Fort Hood shootings raise ugly memories for many veterans

Lee Hill Kavanaugh - Fort Worth Star-Telegram

November 12, 2009 03:14 PM

He says he killed a human being on his 27th birthday.

His words are louder than the clatter of customers on this Veterans Day at Panera Bread in Oak Park Mall.

But the 29-year-old Army veteran from Lenexa, with baby-face cheeks and crinkly eyes, tells it so matter-of-factly, so dead on bluntly, it sounds normal.

He was pulling night-time guard duty in Iraq. A bullet whizzed past his head. Through the scope on his M-16, he found the shooter on top of a building nearly a mile away. Watched as the shooter popped his head above the railing and swung up his weapon for another try.
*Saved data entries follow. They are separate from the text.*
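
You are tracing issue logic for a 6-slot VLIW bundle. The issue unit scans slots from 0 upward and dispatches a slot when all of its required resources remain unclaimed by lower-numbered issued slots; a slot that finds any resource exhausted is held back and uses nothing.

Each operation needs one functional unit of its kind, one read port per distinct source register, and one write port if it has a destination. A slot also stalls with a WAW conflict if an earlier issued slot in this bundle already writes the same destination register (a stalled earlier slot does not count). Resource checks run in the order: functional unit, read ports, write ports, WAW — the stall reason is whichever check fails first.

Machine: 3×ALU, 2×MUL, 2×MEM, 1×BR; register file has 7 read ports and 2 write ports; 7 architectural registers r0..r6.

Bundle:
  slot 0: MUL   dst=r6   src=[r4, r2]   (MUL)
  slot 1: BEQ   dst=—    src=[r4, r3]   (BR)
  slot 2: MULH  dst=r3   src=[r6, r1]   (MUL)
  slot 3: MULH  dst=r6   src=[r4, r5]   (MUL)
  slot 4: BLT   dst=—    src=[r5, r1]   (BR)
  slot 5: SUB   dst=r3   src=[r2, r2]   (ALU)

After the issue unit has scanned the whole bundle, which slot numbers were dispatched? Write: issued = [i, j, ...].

  0. MUL→r6 ⇒ go  {3A/1Mu/2Ld/1B | 5r 1w}
  1. BR ⇒ go  {3A/1Mu/2Ld/0B | 3r 1w}
  2. MUL→r3 ⇒ go  {3A/0Mu/2Ld/0B | 1r 0w}
  3. MUL→r6 ⇒ no(FU)  {3A/0Mu/2Ld/0B | 1r 0w}
  4. BR ⇒ no(FU)  {3A/0Mu/2Ld/0B | 1r 0w}
  5. ALU→r3 ⇒ no(WR_PORT)  {3A/0Mu/2Ld/0B | 1r 0w}

issued = [0, 1, 2]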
He tells how he saw the man's face long enough that he'll probably see it the rest of his life.

"That's one of the memories I brought back," Hank Eaton says. "But I never told my wife much about it. I didn't want her to get the secondary PTSD from me. This stuff is hard to hear. It can make you crazy."

He's read about post traumatic stress disorder. Tried to prepare for it before he deployed. Sought help for his symptoms after he left the Army. But since the shootings at Fort Hood last week, the worst of his own war experiences are streaming back in crystal-clear images, saddling him with insomnia and depression. Anger. Forgetfulness.

Eaton is not alone. The Fort Hood shootings have plunged untold numbers of other veterans into roiling, rekindling emotions that many thought they had learned how to shut away.

"We've had many, many, many calls," says Thomas Demark, a staff psychiatrist who treats Eaton and others at the VA Medical Center in Kansas City. "These are calls from patients getting treatment. We’ve have several crisis situations."